REN

Ph.D. in Computer Science at Rutgers University

Sign Extension in C

When we do explicit type casting in writing C codes, we couldn't avoid sign extension. In this article, I'll take two examples on how sign extension occurs when doing type casting. Here're the general rules for sign extension when transform a shorter size to a larger size:

1. If it's positive, extends high bits with 0.
2. If it's negative, extends high bits with 1.

Now, let's take a look at an example. To help you understand the code below, you should know two's complement

/* test.c */
#include <stdio.h>

int main() {
	char c = 0x87;
	short i = (short)c;
	short j = (short)(c&0xffff);
	short k = (short)(c&0x00ff);
	
	printf("i = %d\n", i);
	printf("j = %d\n", j);
	printf("k = %d\n", k);

	return 0;
}

Let's compile this program in GCC:

gcc -o test test.c

The result of those codes are: (on x86_64 Linux)

i = -121
j = -121
k = 135

Let's see how the result came:

c = (1)000 0111 // (two's complement)
(short)c = (1)111 1111 1000 0111 // (2's complement)
i = (1)000 0000 0111 1001 = -121 // (true form)
(short)(c&0xffff) = (1)111 1111 1000 0111 & 1111 1111 1111 1111 = (1)111 1111 1000 0111 // (two's complement)
j = (1)000 0000 0111 1001 = -121 // (true form)
(short)(c&0x00ff) = (1)111 1111 1000 0111 & 0000 0000 1111 1111 = (0)000 0000 1000 0111 // (two's complement)
k = (0)000 0000 1000 0111 = 135 // (true form)

How sign extension is performed in ISA level

We've know how the sign extension is done. Now let's look at how sign extension is performed in ISA level. As we know ALU in a modern processor only have adder to calculate addition and substraction. Now, let's look at a simple program:

/* test.c */
#include <stdio.h>

int main() {
	char a = 0x87;
	unsigned char b = 0x87;
	int c = a + b;
	printf("%d\n", c);
	return 0;
}

In the code above, a was overflown, thus when extended to integer, it should be extended with bit 1. Now, let's see how the compiler did this:

4		char a = 0x87;
   0x0804841c <+17>:	movb   $0x87,-0xe(%ebp)

5		unsigned char b = 0x87;
   0x08048420 <+21>:	movb   $0x87,-0xd(%ebp)

6		int c = a + b;
   0x08048424 <+25>:	movsbl -0xe(%ebp),%edx
   0x08048428 <+29>:	movzbl -0xd(%ebp),%eax
   0x0804842c <+33>:	add    %edx,%eax
   0x0804842e <+35>:	mov    %eax,-0xc(%ebp)

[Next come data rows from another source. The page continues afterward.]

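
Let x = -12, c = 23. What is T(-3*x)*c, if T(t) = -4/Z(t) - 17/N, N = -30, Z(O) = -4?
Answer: 1081/30 ≈ 36.033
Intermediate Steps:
T(t) = 47/30 (T(t) = -4/(-4) - 17/(-30) = -4*(-1/4) - 17*(-1/30) = 1 + 17/30 = 47/30)
T(-3*x)*c = (47/30)*23 = 1081/30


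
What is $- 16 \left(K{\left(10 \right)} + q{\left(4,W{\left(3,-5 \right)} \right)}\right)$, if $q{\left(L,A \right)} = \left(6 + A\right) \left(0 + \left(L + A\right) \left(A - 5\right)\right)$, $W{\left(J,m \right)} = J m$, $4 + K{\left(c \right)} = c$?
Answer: $31584$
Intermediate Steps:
$K{\left(c \right)} = -4 + c$
$q{\left(L,A \right)} = \left(-5 + A\right) \left(6 + A\right) \left(A + L\right)$ ($q{\left(L,A \right)} = \left(6 + A\right) \left(0 + \left(A + L\right) \left(-5 + A\right)\right) = \left(6 + A\right) \left(0 + \left(-5 + A\right) \left(A + L\right)\right) = \left(6 + A\right) \left(-5 + A\right) \left(A + L\right) = \left(-5 + A\right) \left(6 + A\right) \left(A + L\right)$)
$- 16 \left(K{\left(10 \right)} + q{\left(4,W{\left(3,-5 \right)} \right)}\right) = - 16 \left(\left(-4 + 10\right) + \left(\left(3 \left(-5\right)\right)^{2} + \left(3 \left(-5\right)\right)^{3} - 30 \cdot 3 \left(-5\right) - 120 + 3 \left(-5\right) 4 + 4 \left(3 \left(-5\right)\right)^{2}\right)\right) = - 16 \left(6 + \left(\left(-15\right)^{2} + \left(-15\right)^{3} - -450 - 120 - 60 + 4 \left(-15\right)^{2}\right)\right) = - 16 \left(6 + \left(225 - 3375 + 450 - 120 - 60 + 4 \cdot 225\right)\right) = - 16 \left(6 + \left(225 - 3375 + 450 - 120 - 60 + 900\right)\right) = - 16 \left(6 - 1980\right) = \left(-16\right) \left(-1974\right) = 31584$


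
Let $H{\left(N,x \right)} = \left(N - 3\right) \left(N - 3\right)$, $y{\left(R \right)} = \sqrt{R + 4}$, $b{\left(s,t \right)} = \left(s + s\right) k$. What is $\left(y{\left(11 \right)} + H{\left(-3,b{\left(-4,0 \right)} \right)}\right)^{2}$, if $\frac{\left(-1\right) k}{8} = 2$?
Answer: $\left(36 + \sqrt{15}\right)^{2} \approx 1589.9$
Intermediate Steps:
$k = -16$ ($k = \left(-8\right) 2 = -16$)
$b{\left(s,t \right)} = - 32 s$ ($b{\left(s,t \right)} = \left(s + s\right) \left(-16\right) = 2 s \left(-16\right) = - 32 s$)
$y{\left(R \right)} = \sqrt{4 + R}$
$H{\left(N,x \right)} = \left(-3 + N\right)^{2}$ ($H{\left(N,x \right)} = \left(-3 + N\right) \left(-3 + N\right) = \left(-3 + N\right)^{2}$)
$\left(y{\left(11 \right)} + H{\left(-3,b{\left(-4,0 \right)} \right)}\right)^{2} = \left(\sqrt{4 + 11} + \left(-3 - 3\right)^{2}\right)^{2} = \left(\sqrt{15} + \left(-6\right)^{2}\right)^{2} = \left(\sqrt{15} + 36\right)^{2} = \left(36 + \sqrt{15}\right)^{2}$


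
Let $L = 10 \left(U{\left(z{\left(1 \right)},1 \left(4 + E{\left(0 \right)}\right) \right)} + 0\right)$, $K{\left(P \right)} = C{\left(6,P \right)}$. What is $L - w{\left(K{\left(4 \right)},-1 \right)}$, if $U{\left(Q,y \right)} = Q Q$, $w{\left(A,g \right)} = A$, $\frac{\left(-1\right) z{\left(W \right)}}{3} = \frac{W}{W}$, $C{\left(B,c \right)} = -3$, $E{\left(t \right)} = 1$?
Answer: $93$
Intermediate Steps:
$K{\left(P \right)} = -3$
$z{\left(W \right)} = -3$ ($z{\left(W \right)} = - 3 \frac{W}{W} = \left(-3\right) 1 = -3$)
$U{\left(Q,y \right)} = Q^{2}$
$L = 90$ ($L = 10 \left(\left(-3\right)^{2} + 0\right) = 10 \left(9 + 0\right) = 10 \cdot 9 = 90$)
$L - w{\left(K{\left(4 \right)},-1 \right)} = 90 - -3 = 90 + 3 = 93$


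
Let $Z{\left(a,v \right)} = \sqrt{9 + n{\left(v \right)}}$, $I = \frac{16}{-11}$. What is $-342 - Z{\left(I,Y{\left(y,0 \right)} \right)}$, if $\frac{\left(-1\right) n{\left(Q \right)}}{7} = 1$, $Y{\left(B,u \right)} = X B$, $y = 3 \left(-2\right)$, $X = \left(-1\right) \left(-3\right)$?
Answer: $-342 - \sqrt{2} \approx -343.41$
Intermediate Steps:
$X = 3$
$y = -6$
$I = - \frac{16}{11}$ ($I = 16 \left(- \frac{1}{11}\right) = - \frac{16}{11} \approx -1.4545$)
$Y{\left(B,u \right)} = 3 B$
$n{\left(Q \right)} = -7$ ($n{\left(Q \right)} = \left(-7\right) 1 = -7$)
$Z{\left(a,v \right)} = \sqrt{2}$ ($Z{\left(a,v \right)} = \sqrt{9 - 7} = \sqrt{2}$)
$-342 - Z{\left(I,Y{\left(y,0 \right)} \right)} = -342 - \sqrt{2}$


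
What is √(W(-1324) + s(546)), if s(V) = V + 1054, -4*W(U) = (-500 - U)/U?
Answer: √701258586/662 ≈ 40.002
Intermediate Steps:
W(U) = -(-500 - U)/(4*U)
s(V) = 1054 + V
√(W(-1324) + s(546)) = √((¼)*(500 - 1324)/(-1324) + (1054 + 546)) = √((¼)*(-1/1324)*(-824) + 1600) = √(103/662 + 1600) = √(1059303/662) = √701258586/662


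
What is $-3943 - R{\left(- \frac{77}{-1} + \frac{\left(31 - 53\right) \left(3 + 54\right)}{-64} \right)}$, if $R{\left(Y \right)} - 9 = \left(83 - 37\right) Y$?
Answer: $- \frac{134325}{16} \approx -8395.3$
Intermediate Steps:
$R{\left(Y \right)} = 9 + 46 Y$ ($R{\left(Y \right)} = 9 + \left(83 - 37\right) Y = 9 + 46 Y$)
$-3943 - R{\left(- \frac{77}{-1} + \frac{\left(31 - 53\right) \left(3 + 54\right)}{-64} \right)} = -3943 - \left(9 + 46 \left(- \frac{77}{-1} + \frac{\left(31 - 53\right) \left(3 + 54\right)}{-64}\right)\right) = -3943 - \left(9 + 46 \left(\left(-77\right) \left(-1\right) + \left(-22\right) 57 \left(- \frac{1}{64}\right)\right)\right) = -3943 - \left(9 + 46 \left(77 - - \frac{627}{32}\right)\right) = -3943 - \left(9 + 46 \left(77 + \frac{627}{32}\right)\right) = -3943 - \left(9 + 46 \cdot \frac{3091}{32}\right) = -3943 - \left(9 + \frac{71093}{16}\right) = -3943 - \frac{71237}{16} = - \frac{134325}{16}$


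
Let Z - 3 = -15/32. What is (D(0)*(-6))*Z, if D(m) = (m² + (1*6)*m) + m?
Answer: 0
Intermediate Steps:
D(m) = m² + 7*m (D(m) = (m² + 6*m) + m = m² + 7*m)
Z = 81/32 (Z = 3 - 15/32 = 81/32 ≈ 2.5313)
(D(0)*(-6))*Z = ((0*(7 + 0))*(-6))*(81/32) = ((0*7)*(-6))*(81/32) = (0*(-6))*(81/32) = 0*(81/32) = 0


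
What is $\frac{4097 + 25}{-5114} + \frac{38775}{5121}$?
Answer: $\frac{29531098}{4364799} \approx 6.7657$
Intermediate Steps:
$\frac{4097 + 25}{-5114} + \frac{38775}{5121} = 4122 \left(- \frac{1}{5114}\right) + 38775 \cdot \frac{1}{5121} = - \frac{2061}{2557} + \frac{12925}{1707} = \frac{29531098}{4364799}$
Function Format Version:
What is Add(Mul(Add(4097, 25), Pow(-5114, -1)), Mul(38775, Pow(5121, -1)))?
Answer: Rational(29531098, 4364799) ≈ 6.7657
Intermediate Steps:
Add(Mul(Add(4097, 25), Pow(-5114, -1)), Mul(38775, Pow(5121, -1))) = Add(Mul(4122, Rational(-1, 5114)), Mul(38775, Rational(1, 5121))) = Add(Rational(-2061, 2557), Rational(12925, 1707)) = Rational(29531098, 4364799)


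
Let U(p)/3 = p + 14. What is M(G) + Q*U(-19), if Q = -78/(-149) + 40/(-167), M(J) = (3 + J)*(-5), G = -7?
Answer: 391670/24883 ≈ 15.740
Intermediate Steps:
M(J) = -15 - 5*J
Q = 7066/24883 (Q = -78*(-1/149) + 40*(-1/167) = 78/149 - 40/167 = 7066/24883 ≈ 0.28397)
U(p) = 42 + 3*p (U(p) = 3*(p + 14) = 3*(14 + p) = 42 + 3*p)
M(G) + Q*U(-19) = (-15 - 5*(-7)) + 7066*(42 + 3*(-19))/24883 = (-15 + 35) + 7066*(42 - 57)/24883 = 20 + (7066/24883)*(-15) = 20 - 105990/24883 = 391670/24883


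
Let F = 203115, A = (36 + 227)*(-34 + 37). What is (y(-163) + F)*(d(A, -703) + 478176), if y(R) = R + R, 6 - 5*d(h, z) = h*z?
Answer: 597325747317/5 ≈ 1.1947e+11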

From the assembly code, we could clearly see that variable a was extended with bit 1 with instruction movsbl, which means extending with sign bit to long word, and move it to %edx. While variable b was extended with bit 0 with instruction movzbl, which means extending with zero bit to long word, and move it to %eax.